Even with the increases, though, home values in Opportunity Zones still lag behind those elsewhere.

“About three-quarters of zones with enough data to analyze had typical third-quarter prices below the national median of $310,500,” ATTOM said.

The Midwest has the largest share of lowest-value homes in Opportunity Zones.

Sixty percent of Opportunity Zone homes in the Midwest had home values below $150,000 last quarter, followed by the South at 42% and the Northeast at 35%. Just 5% of Opportunity Zone homes in the West are below $150,000.

Fifty-three percent of houses and condos in all Opportunity Zones showed median home values below $200,000. However, that’s down from 57% in 2021’s second quarter and 63% in the first quarter.

To Todd Teta, ATTOM’s chief product officer, these numbers may attract additional real estate investment to Opportunity Zones.

“Values in markets scattered through so-called Opportunity Zones kept rising at around the same pace seen in more upscale areas, as the housing-market boom kept lifting fortunes just about everywhere,” Teta said. “Home values in Opportunity Zones are still very low relative to other areas.
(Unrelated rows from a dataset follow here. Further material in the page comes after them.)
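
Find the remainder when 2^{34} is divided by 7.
By Fermat: 2^{6} ≡ 1 mod 7. 34 = 5×6 + 4. So 2^{34} ≡ 2^{4} ≡ 2 mod 7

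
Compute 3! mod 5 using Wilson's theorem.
(4)! = (3)! × (4) ≡ -1 mod 5. So (3)! ≡ -1 × (4)^(-1) ≡ (-1)×(-1) = 1 mod 5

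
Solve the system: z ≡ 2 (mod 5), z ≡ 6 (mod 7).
M = 5 × 7 = 35. M₁ = 7, y₁ ≡ 3 (mod 5). M₂ = 5, y₂ ≡ 3 (mod 7). z = 2×7×3 + 6×5×3 ≡ 27 (mod 35)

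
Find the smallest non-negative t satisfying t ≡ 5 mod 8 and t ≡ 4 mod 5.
M = 8 × 5 = 40. M₁ = 5, y₁ ≡ 5 mod 8. M₂ = 8, y₂ ≡ 2 mod 5. t = 5×5×5 + 4×8×2 ≡ 29 mod 40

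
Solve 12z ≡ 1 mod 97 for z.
Since 97 is prime, by Fermat 12^(-1) ≡ 12^{95} ≡ 89 mod 97. Verify: 12 × 89 = 1068 ≡ 1 mod 97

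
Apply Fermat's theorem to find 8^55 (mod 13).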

But the ongoing gains showed that lots of households are buying in those areas – something that should lure the attention of investors looking to take advantage of Opportunity Zone tax breaks.”

ATTOM found that home prices grew by at least 25% last quarter from 2020’s third quarter in four out of every ten Opportunity Zones. The company said that compares to three out of every ten communities that aren’t in Opportunity Zones.